Observée dès 2019, une nouvelle cartographie immobilière se dessine au profit des villes moyennes. Manque d’espace, cohabitation contrainte et promiscuité avec le voisinage ont amené les habitants des grandes villes à rêver d’espace, de verdure mais surtout à reconsidérer leur cadre de vie comme une priorité. A proximité des grands bassins économiques, les villes moyennes ont pu tirer leur épingle du jeu sur l’année 2020. Un mouvement illustré par des recherches sur le site Orpi.com où l’on voit apparaître de nouvelles villes. Par ordre d’intérêt en province : Limoges, La Rochelle, Pau et Cannes en province. En Île-de-France : Argenteuil, Antony, Massy, Champigny-sur-Marne et Saint-Maur des Fossé.
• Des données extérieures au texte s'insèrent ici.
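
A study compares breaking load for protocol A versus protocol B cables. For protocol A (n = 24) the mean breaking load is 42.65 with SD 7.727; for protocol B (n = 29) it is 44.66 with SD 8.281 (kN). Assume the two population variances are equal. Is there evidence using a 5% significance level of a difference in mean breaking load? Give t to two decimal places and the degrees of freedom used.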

« Les villes moyennes ont fait figure de locomotives pour le marché en 2020. La situation économique et sanitaire ainsi que le développement du télétravail ont accéléré l’envie d’un mode de vie plus cocooning qui se profilait déjà depuis plusieurs mois. Il ne s’agit pas de se priver totalement des commodités et infrastructures des métropoles, mais de privilégier le confort global du cadre de vie. Une composante de plus en plus importante dans la définition d’un projet immobilier », précise Christine Fumagalli, Présidente d’ORPI.
Toutefois les mêmes lois régissent ces nouveaux marchés, soumis de la même manière à l’offre et la demande. Avec le risque de reproduire un déséquilibre : ainsi dans les villes où la demande augmente, les biens en vente trouvent très rapidement acheteur et sans longue phase de négociations, à l’instar des métropoles.
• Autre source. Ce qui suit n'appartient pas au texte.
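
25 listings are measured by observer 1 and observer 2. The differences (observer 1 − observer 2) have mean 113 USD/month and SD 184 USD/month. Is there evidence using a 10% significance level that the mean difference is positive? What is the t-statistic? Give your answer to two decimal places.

3.07

H0: μ_d = 0; H1: μ_d > 0 (paired t-test on the differences, right-tailed).
t = d̄/(s_d/√n) = 113/(184/√25) = 3.07
df = n − 1 = 24
p-value = P(T ≥ 3.07) ≈ 0.003
Since p ≈ 0.003 < α = 0.1, reject H0; the data support H1.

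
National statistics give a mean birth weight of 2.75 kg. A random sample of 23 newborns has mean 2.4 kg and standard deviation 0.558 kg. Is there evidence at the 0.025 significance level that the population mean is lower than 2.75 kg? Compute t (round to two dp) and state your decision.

H0: μ = 2.75; H1: μ < 2.75 (one-sample t-test, left-tailed).
t = (x̄ − μ₀)/(s/√n) = (2.4 − 2.75)/(0.558/√23) = -3.01
df = n − 1 = 22
p-value = P(T ≤ -3.01) ≈ 0.0032
Since p ≈ 0.0032 < α = 0.025, reject H0; the evidence is statistically significant.

t = -3.01; reject H0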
Pas d’exode rural, mais un réajustement dans les grandes villes
Les métropoles restent attractives et la demande est toujours supérieure à l’offre, bien qu’on constate un léger réajustement des prix, notamment sur les biens avec défauts ou travaux, et une plus grande exigence des futurs acheteurs. « Le déséquilibre offre/demande persiste dans les grandes villes. A Paris par exemple, en sortant du confinement du mois de mai, il y avait toujours un ratio déséquilibré. Ce n’était plus 1 vendeur pour 80 acquéreurs potentiels, mais 60. A Lyon, Nantes ou Montpellier, les marchés se tendent davantage et l’offre se raréfie mais la demande est croissante. Pour preuve, Nice, Paris et Toulouse arrivent dans le top 10 des recherches sur le site du réseau », indique Christine Fumagalli.La maison n’a jamais autant fait rêver les Français.
La maison n’a jamais autant fait rêver les Français
C’est LE critère de l’année 2020 : la maison individuelle est devenue le synonyme du logement idéal. Côté acquéreurs, cela s’est traduit dès le mois de juin par un pic exceptionnel de + 45% de recherches d’achat sur le site, par rapport à la même période en 2019 ! Une tendance qui s’est poursuivie tout l’été, et qui concerne également les jeunes locataires : 30% des recherches de maisons sont effectuées par des locataires entre 18 et 25 ans.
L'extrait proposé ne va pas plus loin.